Mesleki doyum anlamında en çok çocuklarla çalışmayı seviyorum. Çünkü ilerlemeyi kısa sürede sağlıyor, gözlemleme şansı buluyorsun. Çocuğu toparlıyor aile psiko-eğitim veriyorsun. Tam gelişme iyi yönde ilerlerken ebeveynin olumsuz tutumu süreci komple başa alıyor. Bu sebeple akıllara yumurta mı tavuktan çıkar, tavuk mu yumurtadan çıkar? sorusu gibi bir soru geliyor. Önce aileyi mi iyileştirmek lazım, çocukları mı?
Çocuklar geleceğimiz ise elbette ki çocukları sağlıklı yetiştirmek lazım. Eğitim konusunda özellikle, geleceğin büyükleri çocuklar deyip böyle yapıyoruz. Çocukların eğitimini kim veriyor? Başta aile, sonra okul, sonra sosyal çevre.
Şimdi geliyoruz kısır döngüye; anne-baba ya da abi/abla sağlıklı olmazsa çocuk sağlıklı olur mu? Öğretmen şiddete eğilimli olursa, çocuk bunu nasıl yansıtır? Arkadaşları madde kullanıyorsa, zaten ailede problem yaşamış çocuk, arkadaşlarına nasıl hayır diyecek?
Eğitime önce aileleri almalıyız. İyileştirmeye önce yetişkinden başlamalıyız. Sağlıklı olmayan yetişkinin sağlıklı çocuğu olmaz. Sevgi ile büyümeyen çocuk, yetişkinlik döneminde problemli bir birey olur.

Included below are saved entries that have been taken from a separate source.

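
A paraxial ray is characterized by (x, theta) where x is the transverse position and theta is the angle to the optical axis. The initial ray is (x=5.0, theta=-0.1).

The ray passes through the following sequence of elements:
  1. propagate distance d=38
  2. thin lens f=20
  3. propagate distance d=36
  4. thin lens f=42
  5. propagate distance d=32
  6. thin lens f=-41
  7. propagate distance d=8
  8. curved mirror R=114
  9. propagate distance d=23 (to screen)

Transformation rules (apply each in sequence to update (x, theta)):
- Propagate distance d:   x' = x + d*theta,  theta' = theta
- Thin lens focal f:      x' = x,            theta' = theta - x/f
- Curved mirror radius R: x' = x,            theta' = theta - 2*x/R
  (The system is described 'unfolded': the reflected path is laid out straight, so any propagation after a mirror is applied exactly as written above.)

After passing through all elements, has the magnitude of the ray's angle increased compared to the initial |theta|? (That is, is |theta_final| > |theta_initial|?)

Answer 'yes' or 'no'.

Answer: no

Derivation:
Initial: x=5.0000 theta=-0.1000
After 1 (propagate distance d=38): x=1.2000 theta=-0.1000
After 2 (thin lens f=20): x=1.2000 theta=-0.1600
After 3 (propagate distance d=36): x=-4.5600 theta=-0.1600
After 4 (thin lens f=42): x=-4.5600 theta=-9/175 (≈-0.0514)
After 5 (propagate distance d=32): x=-1086/175 (≈-6.2057) theta=-9/175 (≈-0.0514)
After 6 (thin lens f=-41): x=-1086/175 (≈-6.2057) theta=-291/1435 (≈-0.2028)
After 7 (propagate distance d=8): x=-56166/7175 (≈-7.8280) theta=-291/1435 (≈-0.2028)
After 8 (curved mirror R=114): x=-56166/7175 (≈-7.8280) theta=-8923/136325 (≈-0.0655)
After 9 (propagate distance d=23 (to screen)): x=-181769/19475 (≈-9.3335) theta=-8923/136325 (≈-0.0655)
|theta_initial|=0.1000 |theta_final|=8923/136325 (≈0.0655) -> not increased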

Uçakta bile “kabin basıncı azaldığında, önünüze düşen oksijen maskesini önce kendinize, sonra çocuğunuza takın” diyorlar. Siz iyi olmazsanız başkasına el uzatamazsınız. Unutmayalım ki sağlıklı birey, sağlıklı çocuk, sağlıklı toplum demektir.